O seu propósito consciente é apreender e reforçar essa dinâmica que já está contrariando de múltiplas formas e em muitos lugares o dinamismo cego do capital. O seu objetivo, pois, é “refundar o conceito de comum de forma rigorosa”, conectando esse esforço às práticas correntes da esquerda anticapitalista. A sua meta é questionar incisivamente o fundamento filosófico, jurídico e econômico do capitalismo, desvelando o que ele reprimiu e esmagou historicamente por meio da instituição sempre mais extensiva da propriedade privada.

A ideia de que o homem é um animal comunitário é muito antiga. E ela contraria, como se sabe, a ideia moderna do “homo œconomicus”, privilegiada sempre pela economia política, a ciência burguesa por excelência. E esta, como se sabe, erige-se em última análise para defender e promover a acumulação de riqueza na forma abstrata. Diante do avanço sem medida do capitalismo por meio agora do neoliberalismo, a luta pelos comuns ressurge como um grito contra a destruição dos fundamentos últimos da vida humana. Para enfrentar o princípio de competição desenfreada, essa luta reaparece como busca por formas de vida em comum, radicalmente democráticas. Eis que a verdadeira riqueza é a riqueza concreta apenas suficiente para criar a vida boa.

Nessa perspectiva, por “comuns”, Laval e Dardot designam tudo aquilo que está posto como condição objetiva da atividade coletiva das pessoas; por “comuna”, em complemento, indicam o modo de organização caracterizado pelo autogoverno das próprias pessoas que se valem dos “comuns”. Eles empregam o termo “princípio do comum” para assinalar o princípio político que institui os “comuns” enquanto formas sociais que permitem uma vida plenamente civilizada.

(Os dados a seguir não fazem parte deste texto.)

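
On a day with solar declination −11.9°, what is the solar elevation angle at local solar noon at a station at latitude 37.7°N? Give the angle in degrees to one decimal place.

At local solar noon the hour angle is zero, so the elevation is 90° − |φ − δ| = 90° − |37.7° − (-11.9°)| = 90° − 49.6° = 40.4°.

40.4°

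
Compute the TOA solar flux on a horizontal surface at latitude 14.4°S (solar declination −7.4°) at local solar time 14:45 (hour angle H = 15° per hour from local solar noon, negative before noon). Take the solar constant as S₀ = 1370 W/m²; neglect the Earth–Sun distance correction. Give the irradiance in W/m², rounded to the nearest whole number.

Hour angle H = 15° × (14.75 − 12) = 41.25°.
cos θ_z = sin(-14.4°) sin(-7.4°) + cos(-14.4°) cos(-7.4°) cos(41.25°) = 0.0320 + 0.7222 = 0.7542.
Top-of-atmosphere irradiance = S₀ cos θ_z = 1370 × 0.7542 = 1033.25 W/m².

1033 W/m²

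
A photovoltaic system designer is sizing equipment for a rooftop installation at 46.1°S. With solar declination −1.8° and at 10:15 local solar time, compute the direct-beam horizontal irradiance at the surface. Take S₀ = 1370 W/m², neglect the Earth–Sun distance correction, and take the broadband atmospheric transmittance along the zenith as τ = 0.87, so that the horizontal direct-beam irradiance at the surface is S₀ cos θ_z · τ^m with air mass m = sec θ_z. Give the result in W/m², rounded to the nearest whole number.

Hour angle H = 15° × (10.25 − 12) = -26.25°.
cos θ_z = sin(-46.1°) sin(-1.8°) + cos(-46.1°) cos(-1.8°) cos(-26.25°) = 0.0226 + 0.6216 = 0.6442.
Air mass m = 1/cos θ_z = 1/0.6442 = 1.552; τ^m = 0.87^1.552 = 0.8056.
Surface direct beam = 1370 × 0.6442 × 0.8056 = 710.99 W/m².

711 W/m²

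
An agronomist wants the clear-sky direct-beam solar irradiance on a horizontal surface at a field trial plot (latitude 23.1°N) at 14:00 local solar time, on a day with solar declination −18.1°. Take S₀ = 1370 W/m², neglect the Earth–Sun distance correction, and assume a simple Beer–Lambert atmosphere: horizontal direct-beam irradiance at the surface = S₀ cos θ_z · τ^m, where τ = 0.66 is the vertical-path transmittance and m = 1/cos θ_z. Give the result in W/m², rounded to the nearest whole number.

Hour angle H = 15° × (14 − 12) = 30.00°.
cos θ_z = sin(23.1°) sin(-18.1°) + cos(23.1°) cos(-18.1°) cos(30.00°) = -0.1219 + 0.7572 = 0.6353.
Air mass m = 1/cos θ_z = 1/0.6353 = 1.574; τ^m = 0.66^1.574 = 0.5200.
Surface direct beam = 1370 × 0.6353 × 0.5200 = 452.59 W/m².

453 W/m²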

O livro Comum tem três partes. Na primeira, “A emergência do comum”, Laval e Dardot fazem uma investigação histórica para indicar as condições da emergência da luta pelos comuns na contemporaneidade, à medida mesmo em que eles passaram a ser deliberadamente soterrados pelo neoliberalismo. Ao mesmo tempo, buscam nessa primeira parte submeter à crítica as concepções que surgiram no bojo dessa luta para defender os comuns, assim como para delinear os contornos de sociedades pós-capitalistas. Na segunda parte, Direito e instituição do comum, eles trabalham no campo da ciência jurídica com o fim de encontrar as bases normativas ou institucionais dos comuns em geral. Finalmente, na terceira parte, eles dedica-sem às Propostas políticas. Aí, “sem pretender redigir um programa”, eles fazem proposições concretas para instituir comuns, para emancipar o trabalho, para organizar a democracia participativa, para construir uma federação de comuns, etc.

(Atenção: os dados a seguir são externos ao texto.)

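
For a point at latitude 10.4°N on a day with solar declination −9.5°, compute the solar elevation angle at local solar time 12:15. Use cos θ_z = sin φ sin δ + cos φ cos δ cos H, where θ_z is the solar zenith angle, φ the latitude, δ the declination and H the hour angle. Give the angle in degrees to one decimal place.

69.8°

Hour angle H = 15° × (12.25 − 12) = 3.75°.
cos θ_z = sin φ sin δ + cos φ cos δ cos H = (0.1805)(-0.1650) + (0.9836)(0.9863)(0.9979) = 0.9383.
θ_z = arccos(0.9383) = 20.23°, so the elevation is 90° − 20.23° = 69.77°.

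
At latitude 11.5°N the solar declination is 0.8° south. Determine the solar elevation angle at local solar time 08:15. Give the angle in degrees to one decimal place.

32.8°

Hour angle H = 15° × (8.25 − 12) = -56.25°.
With φ = 11.5°, δ = -0.8°, H = -56.25°: sin φ sin δ = -0.0028, cos φ cos δ cos H = 0.5444, so cos θ_z = 0.5416.
θ_z = arccos(0.5416) = 57.21°, so the elevation is 90° − 57.21° = 32.79°.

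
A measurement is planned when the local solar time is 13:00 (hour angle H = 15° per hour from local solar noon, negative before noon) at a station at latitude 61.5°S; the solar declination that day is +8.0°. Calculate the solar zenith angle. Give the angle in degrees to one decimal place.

Hour angle H = 15° × (13 − 12) = 15.00°.
With φ = -61.5°, δ = 8.0°, H = 15.00°: sin φ sin δ = -0.1223, cos φ cos δ cos H = 0.4564, so cos θ_z = 0.3341.
θ_z = arccos(0.3341) = 70.48°.

70.5°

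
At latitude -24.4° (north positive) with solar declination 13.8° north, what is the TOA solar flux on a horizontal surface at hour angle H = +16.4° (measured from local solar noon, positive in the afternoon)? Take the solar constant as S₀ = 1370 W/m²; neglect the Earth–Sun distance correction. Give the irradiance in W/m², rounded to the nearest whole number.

1027 W/m²

cos θ_z = sin(-24.4°) sin(13.8°) + cos(-24.4°) cos(13.8°) cos(16.40°) = -0.0985 + 0.8484 = 0.7499.
Top-of-atmosphere irradiance = S₀ cos θ_z = 1370 × 0.7499 = 1027.36 W/m².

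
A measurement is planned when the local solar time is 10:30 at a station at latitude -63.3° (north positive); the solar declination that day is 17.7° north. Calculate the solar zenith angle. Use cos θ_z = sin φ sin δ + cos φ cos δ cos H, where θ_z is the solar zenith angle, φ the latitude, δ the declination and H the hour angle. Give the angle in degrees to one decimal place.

Hour angle H = 15° × (10.5 − 12) = -22.50°.
cos θ_z = sin φ sin δ + cos φ cos δ cos H = (-0.8934)(0.3040) + (0.4493)(0.9527)(0.9239) = 0.1239.
θ_z = arccos(0.1239) = 82.88°.

82.9°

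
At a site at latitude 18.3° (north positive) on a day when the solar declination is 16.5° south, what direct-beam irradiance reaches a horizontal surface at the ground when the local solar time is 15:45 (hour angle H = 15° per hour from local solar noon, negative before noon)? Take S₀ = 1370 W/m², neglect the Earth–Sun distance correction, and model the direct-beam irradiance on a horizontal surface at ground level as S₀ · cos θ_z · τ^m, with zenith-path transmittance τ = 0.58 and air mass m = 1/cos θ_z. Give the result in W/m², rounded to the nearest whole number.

Hour angle H = 15° × (15.75 − 12) = 56.25°.
With φ = 18.3°, δ = -16.5°, H = 56.25°: sin φ sin δ = -0.0892, cos φ cos δ cos H = 0.5058, so cos θ_z = 0.4166.
Air mass m = 1/cos θ_z = 1/0.4166 = 2.400; τ^m = 0.58^2.400 = 0.2705.
Surface direct beam = 1370 × 0.4166 × 0.2705 = 154.39 W/m².

154 W/m²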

Segundo Laval e Dardot, a chegada de um mundo novo já pode ser pressentida nos dilaceramentos, nos impasses e nos alvoroços do tempo presente. Mas não se sabe se “esta comoção desemboca no reino tirânico e cada vez mais absoluto do capital ou em uma nova revolução democrática e anticapitalista em escala planetária” (Laval e Dardot, 2017, p. 649). Pois, o que dolorosamente se sabe hoje é que não se tem mais aquela certeza de antigamente — a saber, que o desenrolar da história conduzirá a humanidade, necessariamente, para um mundo melhor. Sabe-se também, por um lado, que o neoliberalismo é uma racionalidade política que se impõe institucionalmente e, por outro lado, que para combatê-lo é preciso lutar politicamente pela institucionalização de outra racionalidade.

Laval e Dardot propõe que o comum, enquanto um princípio político, seja o fundamento dessa nova racionalidade que pretende substituir a racionalidade do mercado total. O que ele significa? Por meio da ação coletiva, os seres humanos se dão o direito de deliberar sobre o que não é apropriável privada ou estatalmente, assim como sobre as normas que regem o uso responsável dos bens postos na condição de comuns. Mas a auto-gestão dos comuns não implica, segundo eles, a supressão total da propriedade privada e dos mercados, mas apenas a sua severa limitação; eis que o capital pode existir em pequenos nichos, mas não pode governar as mulheres e os homens, determinando as condições de sua sobrevivência. Ademais, para que sobrevenha uma sociedade verdadeiramente civilizada, enquanto “comunas” e “democratas”, julgam que é necessário recuperar a grandeza da ideia de revolução:

“É possível e desejável atualmente retomar a ideia de uma revolução que nada tem a ver com uma espécie de apocalipse milenarista ou uma marcha triunfal em direção a um porvir radiante. Numa entrevista intitulada “O que é uma revolução”, Cornelius Castoriadis quis dissipar uma ilusão: ‘A revolução não significa nem guerra civil nem um banho de sangue. A revolução é uma mudança de certas instituições centrais da sociedade mediante a atividade da própria sociedade: uma autotransformação da sociedade em curto espaço de tempo’” (Laval e Dardot, 2017, p. 656).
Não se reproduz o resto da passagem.